Pour Emmanuel Chapuis, responsable de la gestion Large Caps chez Oddo BHF AM, « les sociétés familiales développent des stratégies de longue haleine, elles sont farouchement attachées à leur indépendance et évitent les prises de risques excessives. Elles souhaitent valoriser leur patrimoine dans le temps ». Le groupe familial Arnault est suivi par la famille Bettencourt Meyers (L’Oréal) puis par la famille Pinault (Kering).
Les « gestionnaires d’actifs », avec 350 milliards d’euros investis, représentent 25,9 % du poids de l’indice. Par rapport à la précédente enquête (2014), ces gestionnaires gagnent quatre points.
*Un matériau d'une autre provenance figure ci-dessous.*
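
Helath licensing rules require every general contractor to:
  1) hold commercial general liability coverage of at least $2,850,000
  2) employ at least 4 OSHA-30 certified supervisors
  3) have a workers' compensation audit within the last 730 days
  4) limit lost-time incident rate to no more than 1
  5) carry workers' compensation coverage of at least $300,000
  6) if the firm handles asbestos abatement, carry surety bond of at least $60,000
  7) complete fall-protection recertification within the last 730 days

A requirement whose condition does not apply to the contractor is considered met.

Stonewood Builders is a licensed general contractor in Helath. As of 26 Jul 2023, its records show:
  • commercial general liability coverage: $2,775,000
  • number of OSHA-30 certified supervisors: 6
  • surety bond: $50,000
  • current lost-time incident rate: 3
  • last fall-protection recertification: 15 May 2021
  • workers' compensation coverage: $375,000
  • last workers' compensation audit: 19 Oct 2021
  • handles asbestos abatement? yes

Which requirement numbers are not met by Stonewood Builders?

1. commercial general liability coverage $2,775,000 < $2,850,000 → not met
2. OSHA-30 certified supervisors 6 ≥ 4 → met
3. workers' compensation audit 645 days ago vs limit 730 → met
4. lost-time incident rate 3 > 1 → not met
5. workers' compensation coverage $375,000 ≥ $300,000 → met
6. condition 'handles asbestos abatement' holds; surety bond $50,000 < $60,000 → not met
7. fall-protection recertification 802 days ago vs limit 730 → not met
Not met: 1, 4, 6, 7

1, 4, 6, 7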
Les plus importants s’intitulent BlackRock, Vanguard, Amundi, Capital Group, Natixis.
« L’appauvrissement » de l’État français est net. Sa part a fortement diminué entre 2012 et 2016, passant de 6 % à 3,7 %, du fait notamment de la sortie d’EDF. Le journal Les Échos parle d’une tendance au désengagement de l’État actionnaire depuis plusieurs années déjà (Engie, Safran…), politique « qui devrait se poursuivre ces prochaines années » avec Emmanuel Macron.
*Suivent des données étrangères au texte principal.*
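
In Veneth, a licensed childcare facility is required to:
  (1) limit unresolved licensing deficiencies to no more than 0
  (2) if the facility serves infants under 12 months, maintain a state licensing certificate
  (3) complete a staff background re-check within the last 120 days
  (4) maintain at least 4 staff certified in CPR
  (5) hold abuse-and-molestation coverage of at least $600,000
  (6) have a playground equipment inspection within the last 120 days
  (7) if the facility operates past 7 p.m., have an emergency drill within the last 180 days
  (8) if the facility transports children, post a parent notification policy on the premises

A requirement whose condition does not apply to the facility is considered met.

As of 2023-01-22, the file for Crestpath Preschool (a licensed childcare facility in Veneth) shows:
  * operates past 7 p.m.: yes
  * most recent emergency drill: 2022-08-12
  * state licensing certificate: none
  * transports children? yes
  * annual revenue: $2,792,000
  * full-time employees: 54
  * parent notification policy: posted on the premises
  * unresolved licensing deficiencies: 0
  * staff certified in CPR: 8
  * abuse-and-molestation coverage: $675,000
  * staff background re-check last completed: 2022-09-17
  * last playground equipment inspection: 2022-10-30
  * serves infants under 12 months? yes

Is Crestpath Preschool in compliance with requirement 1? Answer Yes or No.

1. unresolved licensing deficiencies 0 ≤ 0 → met

Yes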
Résultat : « Les États étrangers sont presque aussi présents que la France, en direct ou au travers des fonds souverains. » La Norvège, par exemple, est présente dans trente-neuf entreprises sur quarante.

 

CAC 40, le jackpot de 2017

« 2017, année faste pour les entreprises du CAC 40. Les grands groupes français sont en excellente forme. Les entreprises auront dégagé collectivement plus de 94 milliards d’euros de profits en 2017. C’est 20 % de plus qu’en 2016 qui fut déjà un excellent millésime. Le record de 2007, avec près de 95 milliards d’euros de bénéfices, est égalé. Les ténors français ont matière à se féliciter. Entre l’arrivée à la Maison-Blanche de Donald Trump, qui s’est montré tout aussi imprévisible dans l’exercice du pouvoir que lors de sa campagne, un agenda politique particulièrement chargé en Europe, le formidable rebond du prix des matières premières ou encore l’envolée de l’euro, les sociétés ont évolué en terrain miné en 2017. Les champions français ont visiblement su déjouer la plupart de ces pièges. [...] Sur les 39 entreprises du CAC 40 qui ont dévoilé leurs comptes, 31 affichent des résultats en hausse. La palme du plus fort bénéfice revient à Sanofi (8,4 milliards d’euros). La palme de la plus forte progression revient quant à elle à STMicroelectronics, nouveau venu au sein du CAC 40 et dont le bénéfice a été multiplié par près de 5 ! Le fournisseur d’Apple surfe sur la demande sans cesse croissante de produits high-tech. […] Les bénéfices (+20 %) progressent à un rythme bien plus soutenu que les ventes (+5,8 %). Total en offre un exemple frappant. Pour faire face à l’effondrement des cours du pétrole entre 2014 et 2016, le géant français qui menait grand train a sabré dans ses dépenses et ses investissements. Résultat aujourd’hui, il gagne pratiquement autant d’argent avec un baril proche de 65 dollars qu’avec un cours supérieur à 100 dollars quelques années en arrière. Son bénéfice net a fait un bond de près de 40 % l’an dernier à 7,2 milliards d’euros. Le secteur financier « qui pèse également très lourd dans le CAC 40 a aussi très bien mené sa barque en 2017 ». BNP Paribas a engrangé un résultat net de plus de 7,75 milliards d’euros et dans le secteur voisin de l’assurance AXA affiche quant à lui le plus fort bénéfice de son histoire (6,2 milliards d’euros).